Things I've Read, November 2015: Pathfinding
Dear reader,
I think sometimes about how stories shape us.
In this Michael Jensen article, "Stories We Live By", he posits a thought experiment about what we might be like if we didn't have stories: things quickly break down into incoherence, a lives into a series of unrelated events. Storytelling is "a matter of survival".
So, we live stories. But we also view stories, we expect the story-shape of our lives to be like the story-shapes that we hear, and read, and watch, and play.
But this is one of the more troubling aspects of depression: it doesn't conform to the story. People expect the problem to mean something, because that's how stories are. To be an obstacle that you climb over, or for the hero to conquer, or learn his lesson from. But depression is a problem without a positive, a cloud without silver lining: it ruins the story by refusing to be part of it.
This last month, I read The Three-Body Problem that I talked about last letter, which was a fascinating book: imaginative in scope, and Chinese not just in subject but in the telling. It may be too dense for the casual reader of SF, but I'm glad I got through it; I'm glad that I read it.
I also read The Six of Crows, a YA book with a fantasy setting built on industrious research, and a excellently diverse bunch of characters. A decently written book where teenage outcasts come together to pull off an impossible heist = my perfect holiday read.
My other perfect holiday read, I was reminded the other day, is the Erast Fandorin series, beginning with The Winter Queen. For some reason I haven't been able to fathom, the rash of detective stories set in modern times usually leave me a bit cold, but transplanted to another day and/or time (like the Nero Wolfe books) ratchets up my interest.

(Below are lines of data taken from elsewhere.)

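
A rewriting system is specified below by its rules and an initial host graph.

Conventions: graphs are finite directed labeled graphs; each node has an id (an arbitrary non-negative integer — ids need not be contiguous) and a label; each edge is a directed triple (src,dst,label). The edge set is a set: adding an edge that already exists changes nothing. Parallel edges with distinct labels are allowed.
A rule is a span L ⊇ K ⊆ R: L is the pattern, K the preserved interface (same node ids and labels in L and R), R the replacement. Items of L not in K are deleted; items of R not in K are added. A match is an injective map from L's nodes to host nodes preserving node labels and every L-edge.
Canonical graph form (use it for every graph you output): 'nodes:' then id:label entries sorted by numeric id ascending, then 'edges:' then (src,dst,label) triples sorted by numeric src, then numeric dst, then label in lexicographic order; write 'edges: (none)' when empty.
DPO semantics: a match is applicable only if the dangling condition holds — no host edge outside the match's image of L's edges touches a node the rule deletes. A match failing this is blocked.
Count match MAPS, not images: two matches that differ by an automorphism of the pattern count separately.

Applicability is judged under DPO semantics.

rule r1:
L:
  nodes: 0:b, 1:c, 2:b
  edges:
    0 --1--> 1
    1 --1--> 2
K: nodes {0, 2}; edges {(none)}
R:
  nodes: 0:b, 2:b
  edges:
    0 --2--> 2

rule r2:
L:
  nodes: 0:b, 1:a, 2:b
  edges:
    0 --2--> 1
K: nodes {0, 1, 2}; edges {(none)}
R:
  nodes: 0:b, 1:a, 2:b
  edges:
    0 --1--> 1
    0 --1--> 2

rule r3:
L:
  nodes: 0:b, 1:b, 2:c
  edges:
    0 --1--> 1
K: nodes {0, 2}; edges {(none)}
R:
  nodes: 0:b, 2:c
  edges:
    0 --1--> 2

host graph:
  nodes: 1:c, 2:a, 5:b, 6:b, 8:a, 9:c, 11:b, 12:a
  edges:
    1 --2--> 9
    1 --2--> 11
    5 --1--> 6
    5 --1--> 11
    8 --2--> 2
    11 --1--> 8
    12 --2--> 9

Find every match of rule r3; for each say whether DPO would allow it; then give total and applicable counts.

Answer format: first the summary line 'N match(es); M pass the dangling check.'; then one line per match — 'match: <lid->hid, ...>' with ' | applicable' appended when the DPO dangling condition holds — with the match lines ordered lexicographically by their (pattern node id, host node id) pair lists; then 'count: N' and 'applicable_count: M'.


4 match(es); 2 pass the dangling check.
match: 0->5, 1->6, 2->1 | applicable
match: 0->5, 1->6, 2->9 | applicable
match: 0->5, 1->11, 2->1
match: 0->5, 1->11, 2->9
count: 4
applicable_count: 2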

All the books are tightly plotted and fascinating, with an insight into turn of the century Russia, and Fandorin is a memorable, flawed and foppish figure.
Lastly, I've also started The Bitterwood Bible and other Recountings which has the double honour of being recommended and illustrated by Kathleen. And with good reason: the stories here are so good they make me not want to write again. Which is perhaps, not the story-shape intended.
And you, what have you been reading?